This article was originally published in The Notebook. In August 2020, The Notebook became Chalkbeat Philadelphia.
by Kevin McCorry for NewsWorks
It’s been called the "nuclear" option.
On Monday afternoon, a coalition of education groups called on the Philadelphia School District to bypass negotiations and unilaterally impose new contract terms on the District’s teachers.
The groups, led by Philadelphia School Partnership and PennCAN, specifically want the District to do away with teachers’ union seniority provisions that give teachers with more years of experience their preference among available positions.
Instead, these advocates say the District should implement a system of 100 percent "mutual consent," where principals and prospective teachers agree on every new placement. This system — referred to within the District as "site selection" — is already in place in 169 of the District’s 212 schools.

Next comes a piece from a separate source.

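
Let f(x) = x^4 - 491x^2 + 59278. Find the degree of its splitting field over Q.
[K : Q] = 4

Solving the quadratic in x^2: x^2 = (491 ± √(491^2 - 4·59278))/2 = (491 ± √3969)/2 = (491 ± 63)/2, giving x^2 = 277 or x^2 = 214. So f(x) = (x^2 - 277)(x^2 - 214) and the roots of f are ±√277, ±√214. Hence the splitting field is K = Q(√277, √214). Since 277 and 214 are distinct squarefree integers > 1, their product 59278 is not a perfect square, so √214 ∉ Q(√277). By the tower law [K:Q] = [Q(√277,√214):Q(√277)] · [Q(√277):Q] = 2 · 2 = 4.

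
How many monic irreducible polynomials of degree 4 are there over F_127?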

In 2012-13, nearly half of 1,047 open full-time positions were filled through the site selection process, the rest by traditional seniority procedures.
Reformers say the status quo prevents principals from building school teams that believe in the principal’s approach.
The Philadelphia Federation of Teachers strongly opposes eliminating seniority as a factor in placement.
A 1st-grade ‘travesty’
Nina Liou, parent of a kindergartner and 2nd grader at Bache-Martin Elementary in Fairmount (where she’s also Home and School Association president), was there to advocate for the change.
She said, in recent years, one of the school’s 1st-grade teachers was laid off and eventually replaced by someone with more seniority — a District employee who had been working as an administrator at District headquarters. Liou claimed the person came back into the classroom after a 10-year absence in order to ensure full retirement benefits.
Liou called the year a "travesty" for the students.